Three things
Jun. 13th, 2019 10:06 pm![[personal profile]](https://www.dreamwidth.org/img/silk/identity/user.png)
Durian
I have never eaten durian! I have eaten durian-flavoured things, none particularly impressive or likely true to the original, and when I was living in Sydney I used to eye up the durians at the local fruit store, intrigued by their backstory and their hedgehoggy, pine cone appearance - but I was flatting with a German woman who was fastidiously neat and would cry if I put things the wrong way up on the dish draining board or didn’t polish the taps, and I didn’t think I could get away with bringing one home. I do miss the ready availability of tropical fruit in Sydney; mainly boxes of mangoes, but also lychees, rambutan and mangosteens. I can get these occasionally here but they’re expensive and not as high quality (ditto custard apple/soursop/cherimoya).

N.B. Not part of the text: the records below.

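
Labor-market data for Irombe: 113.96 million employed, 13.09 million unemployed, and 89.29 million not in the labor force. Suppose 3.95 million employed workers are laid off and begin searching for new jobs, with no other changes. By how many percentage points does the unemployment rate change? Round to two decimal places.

The unemployment rate changes by +3.11 percentage points.

Initially, labor force = 113.96 + 13.09 = 127.05 million, so u = 13.09/127.05 = 10.30%.
After the change, employed falls and unemployed rises by 3.95; labor force unchanged → E = 110.01, U = 17.04, labor force = 127.05 million.
New unemployment rate = 17.04 / 127.05 = 13.41%.
Change = 13.41% − 10.30% = +3.11 percentage points.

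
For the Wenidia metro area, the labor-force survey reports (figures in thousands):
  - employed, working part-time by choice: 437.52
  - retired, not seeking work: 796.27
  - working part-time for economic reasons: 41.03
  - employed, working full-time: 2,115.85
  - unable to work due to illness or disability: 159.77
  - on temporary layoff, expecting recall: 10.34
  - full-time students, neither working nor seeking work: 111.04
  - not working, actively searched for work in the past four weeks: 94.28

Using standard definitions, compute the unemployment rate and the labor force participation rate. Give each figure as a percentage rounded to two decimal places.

Employed = 437.52 + 41.03 + 2,115.85 = 2,594.40 thousand (anyone who worked, including part-time for economic reasons, counts as employed).
Unemployed = 10.34 + 94.28 = 104.62 thousand (jobless and actively searching, or on temporary layoff).
Labor force = 2,594.40 + 104.62 = 2,699.02 thousand.
Not in labor force = 796.27 + 159.77 + 111.04 = 1,067.08 thousand (those not working and not actively searching are outside the labor force).
Civilian working-age population = 2,699.02 + 1,067.08 = 3,766.10 thousand.
Unemployment rate = 104.62 / 2,699.02 = 3.88%.
Labor force participation rate = 2,699.02 / 3,766.10 = 71.67%.

Unemployment rate ≈ 3.88%; labor force participation rate ≈ 71.67%.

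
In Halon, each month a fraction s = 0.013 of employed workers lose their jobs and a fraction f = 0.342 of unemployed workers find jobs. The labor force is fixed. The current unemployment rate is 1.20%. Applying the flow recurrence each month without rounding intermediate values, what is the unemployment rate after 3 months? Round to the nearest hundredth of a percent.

With a fixed labor force, u_{t+1} = u_t + s·(1−u_t) − f·u_t = u_t·(1−s−f) + s.
Here 1−s−f = 0.645 and s = 0.013.
u_1 = 0.012000 × 0.645 + 0.013 = 0.020740.
u_2 = 0.020740 × 0.645 + 0.013 = 0.026377.
u_3 = 0.026377 × 0.645 + 0.013 = 0.030013.

Unemployment rate after three months ≈ 3.00%.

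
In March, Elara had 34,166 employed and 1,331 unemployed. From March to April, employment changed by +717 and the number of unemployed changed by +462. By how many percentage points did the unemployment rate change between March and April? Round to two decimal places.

The unemployment rate changed by +1.14 percentage points.

March: labor force = 34,166 + 1,331 = 35,497; u = 1,331/35,497 = 3.75%.
April: labor force = 34,883 + 1,793 = 36,676; u = 1,793/36,676 = 4.89%.
Change = 4.89% − 3.75% = +1.14 pp.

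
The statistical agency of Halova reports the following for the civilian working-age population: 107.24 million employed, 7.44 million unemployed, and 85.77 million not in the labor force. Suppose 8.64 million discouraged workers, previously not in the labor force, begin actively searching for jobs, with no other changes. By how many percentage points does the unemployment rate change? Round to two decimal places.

Initially, labor force = 107.24 + 7.44 = 114.68 million, so u = 7.44/114.68 = 6.49%.
After the change, unemployed and labor force both rise by 8.64 → E = 107.24, U = 16.08, labor force = 123.32 million.
New unemployment rate = 16.08 / 123.32 = 13.04%.
Change = 13.04% − 6.49% = +6.55 percentage points.

The unemployment rate changes by +6.55 percentage points.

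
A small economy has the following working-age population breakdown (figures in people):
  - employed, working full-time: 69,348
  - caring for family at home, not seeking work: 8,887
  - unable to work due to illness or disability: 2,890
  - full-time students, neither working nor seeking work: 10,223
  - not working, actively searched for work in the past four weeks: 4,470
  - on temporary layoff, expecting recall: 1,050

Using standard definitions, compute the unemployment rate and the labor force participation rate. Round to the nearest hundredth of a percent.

Employed = 69,348.
Unemployed = 4,470 + 1,050 = 5,520 (jobless and actively searching, or on temporary layoff).
Labor force = 69,348 + 5,520 = 74,868.
Not in labor force = 8,887 + 2,890 + 10,223 = 22,000 (those not working and not actively searching are outside the labor force).
Civilian working-age population = 74,868 + 22,000 = 96,868.
Unemployment rate = 5,520 / 74,868 = 7.37%.
Labor force participation rate = 74,868 / 96,868 = 77.29%.

Unemployment rate ≈ 7.37%; labor force participation rate ≈ 77.29%.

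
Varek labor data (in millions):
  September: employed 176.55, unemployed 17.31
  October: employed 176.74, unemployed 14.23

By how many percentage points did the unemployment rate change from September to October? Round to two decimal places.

The unemployment rate changed by −1.48 percentage points.

September: labor force = 176.55 + 17.31 = 193.86; u = 17.31/193.86 = 8.93%.
October: labor force = 176.74 + 14.23 = 190.97; u = 14.23/190.97 = 7.45%.
Change = 7.45% − 8.93% = −1.48 pp.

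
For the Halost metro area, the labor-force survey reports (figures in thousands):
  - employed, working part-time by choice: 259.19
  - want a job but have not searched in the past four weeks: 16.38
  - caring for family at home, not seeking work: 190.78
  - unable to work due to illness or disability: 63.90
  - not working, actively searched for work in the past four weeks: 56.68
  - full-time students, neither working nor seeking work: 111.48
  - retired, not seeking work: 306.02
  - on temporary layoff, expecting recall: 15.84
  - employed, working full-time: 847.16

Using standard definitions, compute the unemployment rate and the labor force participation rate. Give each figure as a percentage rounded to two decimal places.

Unemployment rate ≈ 6.15%; labor force participation rate ≈ 63.13%.

Employed = 259.19 + 847.16 = 1,106.35 thousand.
Unemployed = 56.68 + 15.84 = 72.52 thousand (jobless and actively searching, or on temporary layoff).
Labor force = 1,106.35 + 72.52 = 1,178.87 thousand.
Not in labor force = 16.38 + 190.78 + 63.90 + 111.48 + 306.02 = 688.56 thousand (those not working and not actively searching are outside the labor force — including those who want a job but have given up searching).
Civilian working-age population = 1,178.87 + 688.56 = 1,867.43 thousand.
Unemployment rate = 72.52 / 1,178.87 = 6.15%.
Labor force participation rate = 1,178.87 / 1,867.43 = 63.13%.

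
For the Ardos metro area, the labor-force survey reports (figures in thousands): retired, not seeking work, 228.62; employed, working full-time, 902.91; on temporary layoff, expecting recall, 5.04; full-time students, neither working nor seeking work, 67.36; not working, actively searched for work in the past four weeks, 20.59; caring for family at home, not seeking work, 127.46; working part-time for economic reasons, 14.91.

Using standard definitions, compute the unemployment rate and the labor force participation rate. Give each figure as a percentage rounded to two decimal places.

Unemployment rate ≈ 2.72%; labor force participation rate ≈ 69.02%.

Employed = 902.91 + 14.91 = 917.82 thousand (anyone who worked, including part-time for economic reasons, counts as employed).
Unemployed = 5.04 + 20.59 = 25.63 thousand (jobless and actively searching, or on temporary layoff).
Labor force = 917.82 + 25.63 = 943.45 thousand.
Not in labor force = 228.62 + 67.36 + 127.46 = 423.44 thousand (those not working and not actively searching are outside the labor force).
Civilian working-age population = 943.45 + 423.44 = 1,366.89 thousand.
Unemployment rate = 25.63 / 943.45 = 2.72%.
Labor force participation rate = 943.45 / 1,366.89 = 69.02%.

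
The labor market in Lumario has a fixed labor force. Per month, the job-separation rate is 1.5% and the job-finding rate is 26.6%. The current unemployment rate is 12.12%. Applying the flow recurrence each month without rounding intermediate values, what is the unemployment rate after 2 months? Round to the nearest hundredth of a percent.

With a fixed labor force, u_{t+1} = u_t + s·(1−u_t) − f·u_t = u_t·(1−s−f) + s.
Here 1−s−f = 0.719 and s = 0.015.
u_1 = 0.121200 × 0.719 + 0.015 = 0.102143.
u_2 = 0.102143 × 0.719 + 0.015 = 0.088441.

Unemployment rate after two months ≈ 8.84%.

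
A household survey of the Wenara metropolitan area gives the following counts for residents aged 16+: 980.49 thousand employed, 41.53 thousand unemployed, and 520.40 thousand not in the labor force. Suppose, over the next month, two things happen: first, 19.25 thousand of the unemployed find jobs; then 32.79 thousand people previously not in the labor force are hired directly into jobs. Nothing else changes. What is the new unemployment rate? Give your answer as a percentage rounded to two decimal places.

New unemployment rate ≈ 2.11%.

Initially, labor force = 980.49 + 41.53 = 1,022.02 thousand, so u = 41.53/1,022.02 = 4.06%.
After the first change, unemployed falls and employed rises by 19.25; labor force unchanged → E = 999.74, U = 22.28, labor force = 1,022.02 thousand.
After the second change, employed and labor force both rise by 32.79; unemployed unchanged → E = 1,032.53, U = 22.28, labor force = 1,054.81 thousand.
New unemployment rate = 22.28 / 1,054.81 = 2.11%.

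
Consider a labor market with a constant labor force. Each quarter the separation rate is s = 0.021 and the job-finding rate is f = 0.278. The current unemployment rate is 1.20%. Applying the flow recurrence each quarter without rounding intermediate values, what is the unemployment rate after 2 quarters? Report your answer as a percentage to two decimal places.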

I am currently eating an indifferent persimmon, but the tamarillos in my garden are ripe (see icon).
Backscratchers
We had one of those metal hand-shaped ones when I was a child, and my sister and I would menace each other with it. I’ve never been a huge fan of back scratching, but my daughter loves it and will demand it when she’s having problems sleeping (she also spends a lot of time being a cat and demanding skritches, so it may be related).
Vintage cars
I am more of a modern car person and drive an all electric Nissan Leaf. I have a first cousin once removed in the UK, who loves Morgans and collects them, along with vast quantities of books; he is an architect and has a purpose-built garage-library, at least half of which I deeply envy. But two childhood books that meant a lot to me feature vintage cars - Peter Dickinson’s The Weathermonger, where the child leads drive a 1909 Rolls Royce Silver Ghost through an England that has become hostile to technology, and Bruce Carter’s Speed Six!, where three enterprising young men who own an ailing garage enter Le Mans with their vintage Bentley. I loved this when I was ten or so and really should re-read it; it made me want to take up vintage car racing for a short period of time (I used to be rather impressionable in this regard and in fact planned on being a traffic analyst for some months after finishing John Brunner’s The Squares of the City). I think I do have his Perilous Descent at my parents’ place, I think, in which two shot-down English airmen (Carter was in the RAF) discover an entrance to a strange underground world.